LONDON.- Ben Uri announces No Set Rules, a collaborative exhibition with Southampton City Art Gallery which explores the limitless possibilities of working on paper. The exhibition brings together selected works from the Philip Schlee collection of drawings, prints and paintings by artists working in Britain between 1920 and 2004 with resonant works on paper from Ben Uris own collection.
Celebrating the richness and diversity of each collection, No Set Rules presents 51 works by 37 artists, seven of whom Frank Auerbach, David Bomberg, Jane Joseph, Leon Kossoff, Michael Rothenstein, Glenn Sujo and Edward Toledano are represented in both. The works cover a wide range of subject matter, techniques and practice, moving from figuration to abstraction to explore 100 years of expression on paper. Other artists include Craigie Aitchison, Gillian Ayres, Sandra Blow, Christopher Le Brun, Roger Hilton, David Hockney, Peter Lanyon, Sarah Lightman, Henry Moore, Graham Sutherland, Elisabeth Tomalin and John Virtue.
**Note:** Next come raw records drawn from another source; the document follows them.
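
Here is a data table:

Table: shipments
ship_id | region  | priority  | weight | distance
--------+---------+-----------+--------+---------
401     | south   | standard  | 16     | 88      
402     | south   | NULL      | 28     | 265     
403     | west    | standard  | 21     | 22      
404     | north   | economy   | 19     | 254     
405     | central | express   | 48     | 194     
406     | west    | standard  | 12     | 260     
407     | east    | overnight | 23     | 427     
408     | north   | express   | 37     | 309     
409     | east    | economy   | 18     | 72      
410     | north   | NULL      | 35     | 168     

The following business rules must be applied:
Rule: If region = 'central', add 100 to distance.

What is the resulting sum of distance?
2159

Step 1: Count records where region = 'central': 1
Step 2: Total bonus added: 1 × 100 = 100
Step 3: Original sum of distance: 2059
Step 4: Final sum = 2059 + 100 = 2159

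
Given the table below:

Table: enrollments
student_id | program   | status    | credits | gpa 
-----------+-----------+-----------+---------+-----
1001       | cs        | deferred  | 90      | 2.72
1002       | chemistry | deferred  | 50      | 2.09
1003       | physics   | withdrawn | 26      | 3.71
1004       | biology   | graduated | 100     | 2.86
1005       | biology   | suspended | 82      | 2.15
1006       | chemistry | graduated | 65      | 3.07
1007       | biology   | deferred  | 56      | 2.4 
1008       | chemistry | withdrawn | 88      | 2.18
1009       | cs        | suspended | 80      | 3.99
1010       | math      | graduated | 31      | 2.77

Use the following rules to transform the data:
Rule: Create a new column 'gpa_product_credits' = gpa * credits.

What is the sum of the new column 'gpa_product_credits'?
1838.92

Step 1: For each record, compute gpa * credits
Example calculations:
  2.72 * 90 = 244.8
  2.09 * 50 = 104.5
  3.71 * 26 = 96.46
  ...
Step 2: Sum all derived values
Step 3: Total = 1838.92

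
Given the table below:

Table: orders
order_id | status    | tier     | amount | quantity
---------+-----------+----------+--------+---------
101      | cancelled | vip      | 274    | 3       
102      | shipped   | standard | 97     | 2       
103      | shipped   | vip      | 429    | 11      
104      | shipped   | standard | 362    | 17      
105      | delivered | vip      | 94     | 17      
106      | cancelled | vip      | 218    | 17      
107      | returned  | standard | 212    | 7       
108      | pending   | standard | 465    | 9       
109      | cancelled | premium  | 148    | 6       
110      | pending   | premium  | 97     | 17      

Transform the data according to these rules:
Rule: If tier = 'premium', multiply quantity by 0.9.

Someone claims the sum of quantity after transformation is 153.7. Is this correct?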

No Set Rules initiates dialogues, grouping teachers, students, collaborators and strangers, and juxtaposing masters of monochrome with creators of dazzling sweeps of colour to show that drawing doesnt necessarily begin or end with a pencil. This exhibition proves, as David Hockney once observed, that there are no set rules in drawing.
The Philip Schlee Collection brings together drawings, prints and paintings by 44 artists working between 1920 and 2004. It includes examples of life and observational drawings, landscapes, ideations and compositional sketches. The exhibition Drawn together, Drawn apart (Southampton City Art Gallery, 2014) reflected the eclectic nature of the collection and of the artists own approaches to drawing. The exhibition featured work by, amongst others, Gillian Ayres, David Bomberg, Christopher Le Brun, Roger Hilton, David Hockney, Peter Lanyon, Henry Moore and Paul Nash.
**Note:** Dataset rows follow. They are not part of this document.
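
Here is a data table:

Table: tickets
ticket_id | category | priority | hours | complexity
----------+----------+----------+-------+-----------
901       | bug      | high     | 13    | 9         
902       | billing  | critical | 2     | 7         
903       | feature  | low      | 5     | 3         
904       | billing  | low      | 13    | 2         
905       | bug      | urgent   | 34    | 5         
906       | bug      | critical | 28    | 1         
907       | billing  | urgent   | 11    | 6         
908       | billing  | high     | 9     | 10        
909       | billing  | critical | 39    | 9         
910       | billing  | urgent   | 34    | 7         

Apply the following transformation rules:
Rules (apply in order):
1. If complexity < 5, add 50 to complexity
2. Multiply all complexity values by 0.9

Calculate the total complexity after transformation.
188.1

Step 1: Apply Rule 1 - Add 50 to records with complexity < 5
  - 3 records affected: 6 + (3 × 50) = 156
  - Unaffected records: 53
  - Sum after Rule 1: 209
Step 2: Apply Rule 2 - Multiply all by 0.9
  - 209 × 0.9 = 188.1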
Philip Schlee (19242001) assembled the collection with the assistance of his brother, the artist Nick Schlee (b. 1931), between 1992 and 2004. This extraordinary collection was generously gifted to Southampton City Art Gallery in November 2012 and became the second largest body of work given to the city.
Ben Uri will be running a series of events for families and audiences of all ages to accompany the exhibition.